Celso Furtado e a criação literária

O economista Celso Furtado tentou por três vezes escrever um romance. Ou romances. Sim, ele sempre teve uma ligação com a literatura. Após a segunda guerra mundial, aos 25 anos, publicou um livro de contos chamado De Nápoles à Paris: Contos da Vida Expedicionária. Carlos Roberto, meu finado editor, disse que encontrou esse livro num sebo e quis reeditá-lo. Não deu outra: Celso tomou o livro de suas mãos e o rasgou na mesma hora. Hoje entendo o porquê.

Um famoso economista, Eugene Gudin, certa vez lhe disse: “Devia ter sido romancista, e não economista”. Ao que Celso respondeu: “Mas como conceber uma construção teórica sem um forte ingrediente de imaginação?”. Segundo Elisa Kluger, talvez Gudin não soubesse, mas ter sido chamado de romancista para Celso era um elogio. Afinal, foi ele quem mergulhou num mundo em que Karl Marx e François Perroux se “comunicavam” com André Malraux e Marcel Proust. E a partir desse olhar, engendrou uma teoria única sobre como se estruturam as desigualdades no Brasil e no mundo.

Segundo seus Diários Intermitentes (2019), foram três as tentativas de romance. Na primeira, de 1944, vê-se reflexos de sua adaptação ao Rio de Janeiro com um enredo profundamente biográfico.
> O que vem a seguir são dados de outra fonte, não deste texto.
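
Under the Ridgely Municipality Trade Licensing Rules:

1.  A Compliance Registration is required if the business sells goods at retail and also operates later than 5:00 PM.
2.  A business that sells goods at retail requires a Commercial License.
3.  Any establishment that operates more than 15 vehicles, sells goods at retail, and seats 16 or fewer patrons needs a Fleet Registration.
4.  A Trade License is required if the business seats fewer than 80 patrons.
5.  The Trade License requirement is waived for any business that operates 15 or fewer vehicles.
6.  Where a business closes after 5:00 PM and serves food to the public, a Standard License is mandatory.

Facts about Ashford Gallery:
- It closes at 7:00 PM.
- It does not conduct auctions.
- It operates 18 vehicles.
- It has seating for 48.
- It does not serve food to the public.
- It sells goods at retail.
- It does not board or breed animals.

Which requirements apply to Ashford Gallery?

Commercial License, Compliance Registration, Trade License

1. sells goods at retail; closes 7:00 PM, after 5:00 PM → Compliance Registration required.
2. sells goods at retail → Commercial License required.
3. vehicles 18 > 15; sells goods at retail; seating 48 > 16 → Fleet Registration not required.
4. seating 48 < 80 → Trade License required.
5. vehicles 18 > 15 → Trade License exemption does not apply.
6. closes 7:00 PM, after 5:00 PM; does not serve food to the public → Standard License not required.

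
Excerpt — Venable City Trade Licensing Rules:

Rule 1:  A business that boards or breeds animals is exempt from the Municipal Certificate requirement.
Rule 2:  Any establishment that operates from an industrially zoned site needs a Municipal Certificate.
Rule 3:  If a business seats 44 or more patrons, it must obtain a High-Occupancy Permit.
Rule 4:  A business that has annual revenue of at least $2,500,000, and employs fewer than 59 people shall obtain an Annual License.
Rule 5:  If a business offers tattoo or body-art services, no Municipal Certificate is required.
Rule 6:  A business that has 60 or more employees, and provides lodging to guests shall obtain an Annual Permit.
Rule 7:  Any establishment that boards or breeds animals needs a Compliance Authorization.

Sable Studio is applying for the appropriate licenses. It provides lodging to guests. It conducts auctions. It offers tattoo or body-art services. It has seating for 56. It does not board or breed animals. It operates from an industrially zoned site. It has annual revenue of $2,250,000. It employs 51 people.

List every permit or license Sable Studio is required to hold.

Rule 1: does not board or breed animals → Municipal Certificate exemption does not apply.
Rule 2: operates from an industrially zoned site → Municipal Certificate required.
Rule 3: seating 56 ≥ 44 → High-Occupancy Permit required.
Rule 4: revenue $2,250,000 < $2,500,000; employees 51 < 59 → Annual License not required.
Rule 5: offers tattoo or body-art services → exempt from Municipal Certificate.
Rule 6: employees 51 < 60; provides lodging to guests → Annual Permit not required.
Rule 7: does not board or breed animals → Compliance Authorization not required.

High-Occupancy Permit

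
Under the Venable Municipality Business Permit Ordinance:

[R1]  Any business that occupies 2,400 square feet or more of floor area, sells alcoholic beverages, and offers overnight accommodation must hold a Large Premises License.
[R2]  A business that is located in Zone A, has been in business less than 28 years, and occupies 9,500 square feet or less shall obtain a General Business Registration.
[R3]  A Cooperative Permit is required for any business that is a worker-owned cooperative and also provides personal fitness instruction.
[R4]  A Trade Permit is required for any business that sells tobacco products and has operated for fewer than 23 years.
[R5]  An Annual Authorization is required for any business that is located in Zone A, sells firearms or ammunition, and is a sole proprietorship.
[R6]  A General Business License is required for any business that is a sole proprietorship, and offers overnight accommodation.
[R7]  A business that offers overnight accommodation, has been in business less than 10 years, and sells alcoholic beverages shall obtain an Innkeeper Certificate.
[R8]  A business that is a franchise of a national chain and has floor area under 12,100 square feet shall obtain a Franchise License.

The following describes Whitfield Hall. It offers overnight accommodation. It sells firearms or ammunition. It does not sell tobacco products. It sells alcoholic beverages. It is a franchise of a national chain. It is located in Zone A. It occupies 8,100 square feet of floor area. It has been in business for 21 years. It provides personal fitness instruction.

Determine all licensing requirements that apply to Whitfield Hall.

[R1] floor area 8,100 square feet ≥ 2,400 square feet; sells alcoholic beverages; offers overnight accommodation → Large Premises License required.
[R2] is located in Zone A; years in business 21 < 28; floor area 8,100 square feet ≤ 9,500 square feet → General Business Registration required.
[R3] is a franchise of a national chain (not: is a worker-owned cooperative); provides personal fitness instruction → Cooperative Permit not required.
[R4] does not sell tobacco products; years in business 21 < 23 → Trade Permit not required.
[R5] is located in Zone A; sells firearms or ammunition; is a franchise of a national chain (not: is a sole proprietorship) → Annual Authorization not required.
[R6] is a franchise of a national chain (not: is a sole proprietorship); offers overnight accommodation → General Business License not required.
[R7] offers overnight accommodation; years in business 21 ≥ 10; sells alcoholic beverages → Innkeeper Certificate not required.
[R8] is a franchise of a national chain; floor area 8,100 square feet < 12,100 square feet → Franchise License required.

Franchise License, General Business Registration, Large Premises License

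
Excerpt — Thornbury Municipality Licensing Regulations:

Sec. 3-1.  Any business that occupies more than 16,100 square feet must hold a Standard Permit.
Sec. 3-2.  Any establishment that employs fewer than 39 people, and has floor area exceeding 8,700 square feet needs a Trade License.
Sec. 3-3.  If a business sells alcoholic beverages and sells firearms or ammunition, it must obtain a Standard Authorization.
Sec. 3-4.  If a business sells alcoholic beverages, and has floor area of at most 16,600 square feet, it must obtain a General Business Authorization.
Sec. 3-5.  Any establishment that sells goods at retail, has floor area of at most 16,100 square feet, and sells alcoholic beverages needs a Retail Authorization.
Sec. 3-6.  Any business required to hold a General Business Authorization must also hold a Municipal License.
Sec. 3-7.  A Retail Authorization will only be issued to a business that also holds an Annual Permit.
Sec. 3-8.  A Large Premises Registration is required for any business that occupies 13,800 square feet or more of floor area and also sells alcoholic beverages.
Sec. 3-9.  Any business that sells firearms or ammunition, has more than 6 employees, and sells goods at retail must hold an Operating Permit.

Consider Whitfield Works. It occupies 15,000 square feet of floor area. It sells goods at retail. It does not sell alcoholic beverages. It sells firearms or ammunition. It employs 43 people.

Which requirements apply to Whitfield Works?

Sec. 3-1. floor area 15,000 square feet ≤ 16,100 square feet → Standard Permit not required.
Sec. 3-2. employees 43 ≥ 39; floor area 15,000 square feet > 8,700 square feet → Trade License not required.
Sec. 3-3. does not sell alcoholic beverages; sells firearms or ammunition → Standard Authorization not required.
Sec. 3-4. does not sell alcoholic beverages; floor area 15,000 square feet ≤ 16,600 square feet → General Business Authorization not required.
Sec. 3-5. sells goods at retail; floor area 15,000 square feet ≤ 16,100 square feet; does not sell alcoholic beverages → Retail Authorization not required.
Sec. 3-6. General Business Authorization is not required → no effect.
Sec. 3-7. Retail Authorization is not required → no effect.
Sec. 3-8. floor area 15,000 square feet ≥ 13,800 square feet; does not sell alcoholic beverages → Large Premises Registration not required.
Sec. 3-9. sells firearms or ammunition; employees 43 > 6; sells goods at retail → Operating Permit required.

Operating Permit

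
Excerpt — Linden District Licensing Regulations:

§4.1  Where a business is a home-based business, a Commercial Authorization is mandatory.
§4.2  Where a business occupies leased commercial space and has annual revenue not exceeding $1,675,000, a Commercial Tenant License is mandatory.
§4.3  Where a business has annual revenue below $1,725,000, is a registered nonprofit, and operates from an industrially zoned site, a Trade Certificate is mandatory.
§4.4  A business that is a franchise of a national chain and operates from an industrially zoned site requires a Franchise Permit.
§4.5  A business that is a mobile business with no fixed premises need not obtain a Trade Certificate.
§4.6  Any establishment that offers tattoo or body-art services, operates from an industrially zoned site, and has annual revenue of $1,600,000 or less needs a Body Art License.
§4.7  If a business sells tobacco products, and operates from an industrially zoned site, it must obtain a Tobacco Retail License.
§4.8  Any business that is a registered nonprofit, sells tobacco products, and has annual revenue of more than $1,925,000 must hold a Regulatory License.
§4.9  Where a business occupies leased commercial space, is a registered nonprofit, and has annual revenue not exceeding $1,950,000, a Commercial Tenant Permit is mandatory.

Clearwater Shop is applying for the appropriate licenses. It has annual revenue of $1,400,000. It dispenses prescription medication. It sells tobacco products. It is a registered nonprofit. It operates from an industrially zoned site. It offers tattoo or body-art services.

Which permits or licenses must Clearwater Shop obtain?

§4.1 operates from an industrially zoned site (not: is a home-based business) → Commercial Authorization not required.
§4.2 operates from an industrially zoned site (not: occupies leased commercial space); revenue $1,400,000 ≤ $1,675,000 → Commercial Tenant License not required.
§4.3 revenue $1,400,000 < $1,725,000; is a registered nonprofit; operates from an industrially zoned site → Trade Certificate required.
§4.4 is a registered nonprofit (not: is a franchise of a national chain); operates from an industrially zoned site → Franchise Permit not required.
§4.5 operates from an industrially zoned site (not: is a mobile business with no fixed premises) → Trade Certificate exemption does not apply.
§4.6 offers tattoo or body-art services; operates from an industrially zoned site; revenue $1,400,000 ≤ $1,600,000 → Body Art License required.
§4.7 sells tobacco products; operates from an industrially zoned site → Tobacco Retail License required.
§4.8 is a registered nonprofit; sells tobacco products; revenue $1,400,000 ≤ $1,925,000 → Regulatory License not required.
§4.9 operates from an industrially zoned site (not: occupies leased commercial space); is a registered nonprofit; revenue $1,400,000 ≤ $1,950,000 → Commercial Tenant Permit not required.

Body Art License, Tobacco Retail License, Trade Certificate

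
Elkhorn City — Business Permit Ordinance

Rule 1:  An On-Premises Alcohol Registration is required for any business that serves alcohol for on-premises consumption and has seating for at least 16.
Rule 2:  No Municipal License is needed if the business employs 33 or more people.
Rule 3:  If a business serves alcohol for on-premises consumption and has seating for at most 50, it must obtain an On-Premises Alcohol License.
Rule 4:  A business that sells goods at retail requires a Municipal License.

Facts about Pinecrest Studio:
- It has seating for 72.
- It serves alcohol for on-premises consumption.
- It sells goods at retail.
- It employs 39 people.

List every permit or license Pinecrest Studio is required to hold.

Rule 1: serves alcohol for on-premises consumption; seating 72 ≥ 16 → On-Premises Alcohol Registration required.
Rule 2: employees 39 ≥ 33 → exempt from Municipal License.
Rule 3: serves alcohol for on-premises consumption; seating 72 > 50 → On-Premises Alcohol License not required.
Rule 4: sells goods at retail → Municipal License required.

On-Premises Alcohol Registration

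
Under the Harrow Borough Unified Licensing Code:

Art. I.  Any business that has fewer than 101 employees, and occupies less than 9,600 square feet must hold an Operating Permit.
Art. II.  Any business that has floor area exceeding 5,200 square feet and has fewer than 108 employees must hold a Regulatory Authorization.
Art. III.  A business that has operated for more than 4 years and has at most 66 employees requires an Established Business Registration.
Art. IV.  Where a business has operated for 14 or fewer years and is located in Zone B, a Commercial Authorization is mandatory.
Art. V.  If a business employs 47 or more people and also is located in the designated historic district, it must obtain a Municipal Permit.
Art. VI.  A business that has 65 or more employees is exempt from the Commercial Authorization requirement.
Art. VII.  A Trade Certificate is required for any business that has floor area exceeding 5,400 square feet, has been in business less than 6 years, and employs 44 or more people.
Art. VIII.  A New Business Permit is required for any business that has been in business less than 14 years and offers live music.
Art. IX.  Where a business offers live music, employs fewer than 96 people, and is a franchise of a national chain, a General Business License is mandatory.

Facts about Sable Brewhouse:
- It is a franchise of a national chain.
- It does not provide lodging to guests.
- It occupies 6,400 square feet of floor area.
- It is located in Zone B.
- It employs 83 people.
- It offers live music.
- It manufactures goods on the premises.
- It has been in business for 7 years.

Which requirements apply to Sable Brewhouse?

Art. I. employees 83 < 101; floor area 6,400 square feet < 9,600 square feet → Operating Permit required.
Art. II. floor area 6,400 square feet > 5,200 square feet; employees 83 < 108 → Regulatory Authorization required.
Art. III. years in business 7 > 4; employees 83 > 66 → Established Business Registration not required.
Art. IV. years in business 7 ≤ 14; is located in Zone B → Commercial Authorization required.
Art. V. employees 83 ≥ 47; is located in Zone B (not: is located in the designated historic district) → Municipal Permit not required.
Art. VI. employees 83 ≥ 65 → exempt from Commercial Authorization.
Art. VII. floor area 6,400 square feet > 5,400 square feet; years in business 7 ≥ 6; employees 83 ≥ 44 → Trade Certificate not required.
Art. VIII. years in business 7 < 14; offers live music → New Business Permit required.
Art. IX. offers live music; employees 83 < 96; is a franchise of a national chain → General Business License required.

General Business License, New Business Permit, Operating Permit, Regulatory Authorization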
Em 1955, já em Paris, o esboço de romance traz uma trama voltada para dois filhos: um de família rica e tradicional, o outro filho de domésticas, e de como a tomada de consciência política em ambos leva a determinadas percepções de classe nos anos de 1930 da Paraíba. O de 1975, esboçado durante o exílio, narraria a história de um professor exilado às voltas com a orientação de uma tese que jogaria por terra as ilusões de progresso social de sua própria geração.
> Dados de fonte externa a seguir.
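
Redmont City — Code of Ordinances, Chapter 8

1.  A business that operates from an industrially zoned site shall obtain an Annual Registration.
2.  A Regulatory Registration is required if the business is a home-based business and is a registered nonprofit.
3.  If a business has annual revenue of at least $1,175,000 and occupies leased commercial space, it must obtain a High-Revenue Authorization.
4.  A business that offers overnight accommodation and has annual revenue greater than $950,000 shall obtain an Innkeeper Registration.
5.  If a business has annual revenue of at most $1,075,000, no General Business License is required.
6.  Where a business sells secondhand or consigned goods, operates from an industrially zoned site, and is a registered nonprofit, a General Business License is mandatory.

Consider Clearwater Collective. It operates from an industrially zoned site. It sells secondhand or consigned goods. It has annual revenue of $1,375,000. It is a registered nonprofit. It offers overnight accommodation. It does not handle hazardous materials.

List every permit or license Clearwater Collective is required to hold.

Annual Registration, General Business License, Innkeeper Registration

1. operates from an industrially zoned site → Annual Registration required.
2. operates from an industrially zoned site (not: is a home-based business); is a registered nonprofit → Regulatory Registration not required.
3. revenue $1,375,000 ≥ $1,175,000; operates from an industrially zoned site (not: occupies leased commercial space) → High-Revenue Authorization not required.
4. offers overnight accommodation; revenue $1,375,000 > $950,000 → Innkeeper Registration required.
5. revenue $1,375,000 > $1,075,000 → General Business License exemption does not apply.
6. sells secondhand or consigned goods; operates from an industrially zoned site; is a registered nonprofit → General Business License required.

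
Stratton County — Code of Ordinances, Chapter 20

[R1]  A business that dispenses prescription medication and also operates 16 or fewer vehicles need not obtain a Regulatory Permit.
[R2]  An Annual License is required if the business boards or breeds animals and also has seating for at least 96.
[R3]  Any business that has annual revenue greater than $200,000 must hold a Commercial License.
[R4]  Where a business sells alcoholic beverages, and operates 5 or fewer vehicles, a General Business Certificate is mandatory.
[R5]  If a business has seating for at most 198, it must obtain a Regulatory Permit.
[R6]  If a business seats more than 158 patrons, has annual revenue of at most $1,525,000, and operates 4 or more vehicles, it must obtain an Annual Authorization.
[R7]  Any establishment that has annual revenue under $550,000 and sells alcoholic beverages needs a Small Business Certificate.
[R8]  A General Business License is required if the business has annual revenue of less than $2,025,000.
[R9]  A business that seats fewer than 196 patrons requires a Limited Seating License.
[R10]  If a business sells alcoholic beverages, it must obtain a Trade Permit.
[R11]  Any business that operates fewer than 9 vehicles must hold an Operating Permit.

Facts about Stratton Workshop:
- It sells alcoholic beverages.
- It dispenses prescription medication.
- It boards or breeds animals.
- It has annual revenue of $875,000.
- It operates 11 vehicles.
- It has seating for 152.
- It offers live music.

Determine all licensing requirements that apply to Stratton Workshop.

[R1] dispenses prescription medication; vehicles 11 ≤ 16 → exempt from Regulatory Permit.
[R2] boards or breeds animals; seating 152 ≥ 96 → Annual License required.
[R3] revenue $875,000 > $200,000 → Commercial License required.
[R4] sells alcoholic beverages; vehicles 11 > 5 → General Business Certificate not required.
[R5] seating 152 ≤ 198 → Regulatory Permit required.
[R6] seating 152 ≤ 158; revenue $875,000 ≤ $1,525,000; vehicles 11 ≥ 4 → Annual Authorization not required.
[R7] revenue $875,000 ≥ $550,000; sells alcoholic beverages → Small Business Certificate not required.
[R8] revenue $875,000 < $2,025,000 → General Business License required.
[R9] seating 152 < 196 → Limited Seating License required.
[R10] sells alcoholic beverages → Trade Permit required.
[R11] vehicles 11 ≥ 9 → Operating Permit not required.

Annual License, Commercial License, General Business License, Limited Seating License, Trade Permit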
Não estranha o fato de todas as tentativas terem sido de natureza biográfica. Celso reconhecia que os grandes escritores possuíam essa qualidade (por exemplo, Proust). Porém, sabotava-se ao dizer não possuir o “gênio literário” capaz de narrar histórias distantes de sua experiência “socioafetiva”. Nisso, Celso rasgou seu livro de contos porque não se cria tão grande quanto outros. Resta saber se, diante de Celso Furtado, alguns economistas hoje à frente do Banco Central se sabem tão pequenos quanto de fato o são.